Le philosophe Emmanuel Lévinas dit justement que la formule « après vous » est la plus belle de la politesse à la française, puisqu’elle met l’autre au premier plan quel que soit son statut social, sa richesse, sa position. L’hypocrisie tant dénoncée par les adversaires idéologiques de la politesse n’est en effet un risque que lorsque les règles de savoir-vivre s’appliquent à plus grand que soi et que l’on peut rechercher ainsi une faveur, un regard même condescendant, une promotion, ou, plus contemporain, un « selfie » en compagnie de la célébrité du moment. Etre poli en toute circonstance, est une marque de respect envers l’autre et aussi envers le temps qui s’écoule et qui nous est accordé. Par la politesse, nous acceptons de nous arrêter un instant dans notre nombrilisme et notre narcissisme. Nous suspendons le temps en nous oubliant nous-mêmes : nous laissons passer une femme ou un vieillard, nous attendons calmement notre tour, nous saluons un clochard, nous sourions à une personne revêche… Oscar Wilde avait cette amusante et juste formule : « La seule chose que la politesse peut nous perdre, c’est, de temps en temps, un siège dans un autobus bondé. » Intéressant de constater que, de plus en plus, dans les transports en commun, les enfants et les jeunes gens occupent sans vergogne, et avec l’indifférence ou la complicité de leurs parents, des sièges qui , s’ils les laissaient libres pour plus vieux qu’eux, leur mériteraient peut-être une place en Paradis. Car la politesse possède un lien avec le divin. Si elle traite plus petit que soi humainement parlant comme un prince, alors elle accueille dans l’être le plus humble et le plus pauvre le Christ Lui-même, le Roi des rois, toujours en humble place.
Notre Seigneur rappela plusieurs fois dans l’Evangile à des Pharisiens installés qui Le recevaient leur négligence dans les règles de l’hospitalité et de la politesse domestique, leur donnant en exemple ceux qu’ils considéraient avec mépris car marginalisés par la société. Par exemple, Il sermonne Simon le Pharisien qui juge durement dans son cœur la femme pécheresse s’introduisant dans sa maison pour baigner les pieds du Maître de ses larmes et de parfum tout en les baisant et les essuyant de ses cheveux : « Je suis entré dans ta maison, et tu n ‘as pas versé d’eau sur mes pieds ; mais elle, elle a arrosé mes pieds de ses larmes et les a essuyés avec ses cheveux. Tu ne m’as point donné de baiser ; mais elle, depuis que je suis entré, elle ne cessait pas d’embrasser mes pieds. Tu n’as pas oint ma tête d’huile ; mais elle, elle a oint mes pieds de parfum. C’est pourquoi, je te le dis, ses nombreux péchés lui sont pardonnés, parce qu’elle a beaucoup aimé. » (Saint Luc VII, 44-47) Cette politesse montrant affection et respect est ici voie de salut. Si elle s’applique à tout être comme une image de Dieu, elle peut conduire de la même façon, au miracle du salut. La politesse fait éclater l’égoïsme le plus cru, la tentation du « moi d’abord et les autres ensuite ». Il est bien dommage et dommageable que beaucoup de parents et d’éducateurs, eux-mêmes imperméables à toute forme de courtoisie, ne fassent plus passer une telle valeur à la progéniture dont ils ont la charge et qui grandit ainsi avec des manières de rustres, des habitudes égoïstes et sans gêne.

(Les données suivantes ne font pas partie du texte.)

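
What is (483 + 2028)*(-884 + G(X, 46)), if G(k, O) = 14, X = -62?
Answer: -2184570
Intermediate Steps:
(483 + 2028)*(-884 + G(X, 46)) = (483 + 2028)*(-884 + 14) = 2511*(-870) = -2184570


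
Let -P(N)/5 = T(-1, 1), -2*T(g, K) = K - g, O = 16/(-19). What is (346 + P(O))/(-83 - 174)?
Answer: -351/257 ≈ -1.3658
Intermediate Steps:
O = -16/19 (O = 16*(-1/19) = -16/19 ≈ -0.84210)
T(g, K) = g/2 - K/2 (T(g, K) = -(K - g)/2 = g/2 - K/2)
P(N) = 5 (P(N) = -5*((½)*(-1) - ½*1) = -5*(-½ - ½) = -5*(-1) = 5)
(346 + P(O))/(-83 - 174) = (346 + 5)/(-83 - 174) = 351/(-257) = 351*(-1/257) = -351/257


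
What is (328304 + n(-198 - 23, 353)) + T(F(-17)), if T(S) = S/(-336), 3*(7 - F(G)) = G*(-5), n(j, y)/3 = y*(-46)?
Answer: 17614174/63 ≈ 2.7959e+5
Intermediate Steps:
n(j, y) = -138*y (n(j, y) = 3*(y*(-46)) = 3*(-46*y) = -138*y)
F(G) = 7 + 5*G/3 (F(G) = 7 - G*(-5)/3 = 7 - (-5)*G/3 = 7 + 5*G/3)
T(S) = -S/336 (T(S) = S*(-1/336) = -S/336)
(328304 + n(-198 - 23, 353)) + T(F(-17)) = (328304 - 138*353) - (7 + (5/3)*(-17))/336 = (328304 - 48714) - (7 - 85/3)/336 = 279590 - 1/336*(-64/3) = 279590 + 4/63 = 17614174/63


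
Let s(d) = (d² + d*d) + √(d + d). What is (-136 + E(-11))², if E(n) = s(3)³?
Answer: 41979304 + 11775120*√6 ≈ 7.0822e+7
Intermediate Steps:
s(d) = 2*d² + √2*√d (s(d) = (d² + d²) + √(2*d) = 2*d² + √2*√d)
E(n) = (18 + √6)³ (E(n) = (2*3² + √2*√3)³ = (2*9 + √6)³ = (18 + √6)³)
(-136 + E(-11))² = (-136 + (18 + √6)³)²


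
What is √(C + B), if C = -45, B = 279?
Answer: 3*√26 ≈ 15.297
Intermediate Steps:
√(C + B) = √(-45 + 279) = √234 = 3*√26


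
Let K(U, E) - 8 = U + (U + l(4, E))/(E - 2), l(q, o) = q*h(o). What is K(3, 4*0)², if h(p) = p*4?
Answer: 361/4 ≈ 90.250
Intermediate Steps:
h(p) = 4*p
l(q, o) = 4*o*q (l(q, o) = q*(4*o) = 4*o*q)
K(U, E) = 8 + U + (U + 16*E)/(-2 + E) (K(U, E) = 8 + (U + (U + 4*E*4)/(E - 2)) = 8 + (U + (U + 16*E)/(-2 + E)) = 8 + U + (U + 16*E)/(-2 + E))
K(3, 4*0)² = ((-16 - 1*3 + 24*(4*0) + (4*0)*3)/(-2 + 4*0))² = ((-16 - 3 + 24*0 + 0*3)/(-2 + 0))² = ((-16 - 3 + 0 + 0)/(-2))² = (-½*(-19))² = (19/2)² = 361/4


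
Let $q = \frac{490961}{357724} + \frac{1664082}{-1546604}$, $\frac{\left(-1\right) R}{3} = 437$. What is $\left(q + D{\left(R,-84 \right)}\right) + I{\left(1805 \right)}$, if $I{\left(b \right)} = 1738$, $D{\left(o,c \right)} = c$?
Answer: $\frac{228812932248165}{138314342324} \approx 1654.3$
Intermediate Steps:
$R = -1311$ ($R = \left(-3\right) 437 = -1311$)
$q = \frac{41010044269}{138314342324}$ ($q = 490961 \cdot \frac{1}{357724} + 1664082 \left(- \frac{1}{1546604}\right) = \frac{490961}{357724} - \frac{832041}{773302} = \frac{41010044269}{138314342324} \approx 0.2965$)
$\left(q + D{\left(R,-84 \right)}\right) + I{\left(1805 \right)} = \left(\frac{41010044269}{138314342324} - 84\right) + 1738 = - \frac{11577394710947}{138314342324} + 1738 = \frac{228812932248165}{138314342324}$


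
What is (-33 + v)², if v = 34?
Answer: 1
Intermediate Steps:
(-33 + v)² = (-33 + 34)² = 1² = 1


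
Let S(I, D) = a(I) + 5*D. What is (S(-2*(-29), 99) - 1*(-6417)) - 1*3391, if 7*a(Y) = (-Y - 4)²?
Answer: 28491/7 ≈ 4070.1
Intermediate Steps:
a(Y) = (-4 - Y)²/7 (a(Y) = (-Y - 4)²/7 = (-4 - Y)²/7)
S(I, D) = 5*D + (4 + I)²/7 (S(I, D) = (4 + I)²/7 + 5*D = 5*D + (4 + I)²/7)
(S(-2*(-29), 99) - 1*(-6417)) - 1*3391 = ((5*99 + (4 - 2*(-29))²/7) - 1*(-6417)) - 1*3391 = ((495 + (4 + 58)²/7) + 6417) - 3391 = ((495 + (⅐)*62²) + 6417) - 3391 = ((495 + (⅐)*3844) + 6417) - 3391 = ((495 + 3844/7) + 6417) - 3391 = (7309/7 + 6417) - 3391 = 52228/7 - 3391 = 28491/7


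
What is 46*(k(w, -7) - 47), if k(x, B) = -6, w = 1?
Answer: -2438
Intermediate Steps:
46*(k(w, -7) - 47) = 46*(-6 - 47) = 46*(-53) = -2438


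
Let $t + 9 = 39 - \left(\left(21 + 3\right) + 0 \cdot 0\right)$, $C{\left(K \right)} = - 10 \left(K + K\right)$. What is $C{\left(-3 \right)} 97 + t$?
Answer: $5826$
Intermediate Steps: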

En un temps où semblent régner sans partage les malotrus qui s’accordent tous les droits, la politesse est une consolation, prenant part à cette science des mœurs dont parlait Pascal : « La science des choses extérieures ne nous consolera pas de l’ignorance de la morale au temps de l’affliction. Mais la science des mœurs nous consolera toujours des choses extérieures. » Il existe donc un contenu très vertueux dans la mise en pratique des règles de politesse. Elle n’est pas l’hypocrisie ou l’obséquiosité. Elle est au contraire une œuvre « politique », puisqu’elle aide à créer des liens harmonieux au sein de la Cité. Lorsqu’elle disparaît, nous ne pouvons plus attendre que le règne des barbares. Ce n’est pas par hasard si un des exercices favoris de la république est d’afficher les invectives, les injures, les violences verbales qui sont le contenu essentiel des débats parlementaires. Apparaît là un fossé avec les manières de faire de la monarchie où les oppositions n’étaient pas inexistantes mais étaient tempérées par des codes permettant de ne pas franchir certaines limites.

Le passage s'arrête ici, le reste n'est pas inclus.